From Leica to Ricoh: the collaborations that reinvented the smartphone camera

From the historic Zeiss–Nokia partnership to the recent collaboration between Realme and Ricoh: a look at all past and present alliances between smartphone manufacturers and major photography brands.

The smartphone camera has reached a technological inflection point. It can shoot RAW files, simulate depth-of-field, and manage low-light scenes with remarkable fidelity. Yet smartphone manufacturers seem to recognize that certain photographic qualities remain territories where camera makers hold decades of expertise, and decide therefore to allocate significant resources to partner with them and associate with their brands.

These partnerships help with differentiation in a crowded market, but also operate at multiple levels. The brand-pairing provides aspirational associations with photographic heritage. Beneath that, however, lies a more technical cooperation: camera manufacturers contribute color calibration methodologies, lens coating specifications, or image processing fine-tuning developed through years of developing professional equipment.

The fundamental constraints of smartphone photography cannot be entirely overcome through partnerships with camera manufacturers and algorithmic optimization.

Take Oppo, for example. The company recently introduced the new Find X9 Pro flagship, whose excellent photographic capabilities are a mix between the company’s tech achievements and Hasselblad’s contribution to the color science and processing calibration. Hasselblad used to be OnePlus’ photographic partner of choice, but the collaboration moved to the parent company Oppo after OnePlus completed its merge with it. In the past Hasselblad also had a stint with Motorola, producing a short-lived (yet very compelling, at the time) camera Moto Mod for the company’s Moto Z series in 2016.

The Hasselblad camera on the Oppo Find X9 Pro

One of the photographic brands that has pioneered these types of partnership is Leica. The German company was originally working with Huawei on improving the brand’s smartphone cameras. After Huawei’s decline in the global smartphone market, the company moved on to partner with Xiaomi, another Chinese giant, since 2022. 

China’s largest smartphone vendor, Vivo, has partnered with Zeiss, another German optics heavyweight, which this year - like Hasselblad for Oppo - even produced an external lens for a dedicated photography kit paired with Vivo’s latest flagship, the X300 Pro. Zeiss is not new to this type of strategic collaborations, as it had already worked together with Nokia in the past, and still offers its lens technology to Sony for its Xperia line of smartphones. 

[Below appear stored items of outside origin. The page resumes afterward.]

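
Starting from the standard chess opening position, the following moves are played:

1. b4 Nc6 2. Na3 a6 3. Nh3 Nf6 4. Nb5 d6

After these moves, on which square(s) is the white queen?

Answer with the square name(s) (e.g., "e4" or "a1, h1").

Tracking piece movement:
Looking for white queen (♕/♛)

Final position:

  a b c d e f g h
  ─────────────────
8│♜ · ♝ ♛ ♚ ♝ · ♜│8
7│· ♟ ♟ · ♟ ♟ ♟ ♟│7
6│♟ · ♞ ♟ · ♞ · ·│6
5│· ♘ · · · · · ·│5
4│· ♙ · · · · · ·│4
3│· · · · · · · ♘│3
2│♙ · ♙ ♙ ♙ ♙ ♙ ♙│2
1│♖ · ♗ ♕ ♔ ♗ · ♖│1
  ─────────────────
  a b c d e f g h


d1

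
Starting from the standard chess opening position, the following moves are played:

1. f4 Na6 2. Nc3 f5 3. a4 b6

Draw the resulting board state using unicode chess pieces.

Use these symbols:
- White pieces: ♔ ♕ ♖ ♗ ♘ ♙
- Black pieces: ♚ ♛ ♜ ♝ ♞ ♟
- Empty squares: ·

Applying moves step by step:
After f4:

♜ ♞ ♝ ♛ ♚ ♝ ♞ ♜
♟ ♟ ♟ ♟ ♟ ♟ ♟ ♟
· · · · · · · ·
· · · · · · · ·
· · · · · ♙ · ·
· · · · · · · ·
♙ ♙ ♙ ♙ ♙ · ♙ ♙
♖ ♘ ♗ ♕ ♔ ♗ ♘ ♖


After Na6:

♜ · ♝ ♛ ♚ ♝ ♞ ♜
♟ ♟ ♟ ♟ ♟ ♟ ♟ ♟
♞ · · · · · · ·
· · · · · · · ·
· · · · · ♙ · ·
· · · · · · · ·
♙ ♙ ♙ ♙ ♙ · ♙ ♙
♖ ♘ ♗ ♕ ♔ ♗ ♘ ♖


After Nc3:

♜ · ♝ ♛ ♚ ♝ ♞ ♜
♟ ♟ ♟ ♟ ♟ ♟ ♟ ♟
♞ · · · · · · ·
· · · · · · · ·
· · · · · ♙ · ·
· · ♘ · · · · ·
♙ ♙ ♙ ♙ ♙ · ♙ ♙
♖ · ♗ ♕ ♔ ♗ ♘ ♖


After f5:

♜ · ♝ ♛ ♚ ♝ ♞ ♜
♟ ♟ ♟ ♟ ♟ · ♟ ♟
♞ · · · · · · ·
· · · · · ♟ · ·
· · · · · ♙ · ·
· · ♘ · · · · ·
♙ ♙ ♙ ♙ ♙ · ♙ ♙
♖ · ♗ ♕ ♔ ♗ ♘ ♖


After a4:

♜ · ♝ ♛ ♚ ♝ ♞ ♜
♟ ♟ ♟ ♟ ♟ · ♟ ♟
♞ · · · · · · ·
· · · · · ♟ · ·
♙ · · · · ♙ · ·
· · ♘ · · · · ·
· ♙ ♙ ♙ ♙ · ♙ ♙
♖ · ♗ ♕ ♔ ♗ ♘ ♖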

The experience and ‘feeling’ of major camera brands remains essential, even in the age of computational photography.

The latest partnership of this kind announced by a smartphone manufacturer is that between Realme and Ricoh, a smaller brand in comparison with the other photography giants, but certainly one of the most beloved by street-photographers obsessed with the company’s GR family of compact cameras. 
The new Realme GT 8 Pro is the first flagship sporting a camera system developed together with Ricoh with street photography in mind.

The fundamental constraints of smartphone photography cannot be entirely overcome through partnerships with camera manufacturers and algorithmic optimization. A smartphone sensor will always remain smaller, while professional camera ones span to full-frame 36x24mm dimensions and beyond. Moreover, physical optics impose limitations that computational photography, however sophisticated, cannot fully transcend.

Yet within those constraints, camera brand expertise does prove genuinely valuable. Not just with technical expertise but also imbuing algorithmic pictures with a more photographic taste, which even smartphone manufactures consider central to their products’ perception.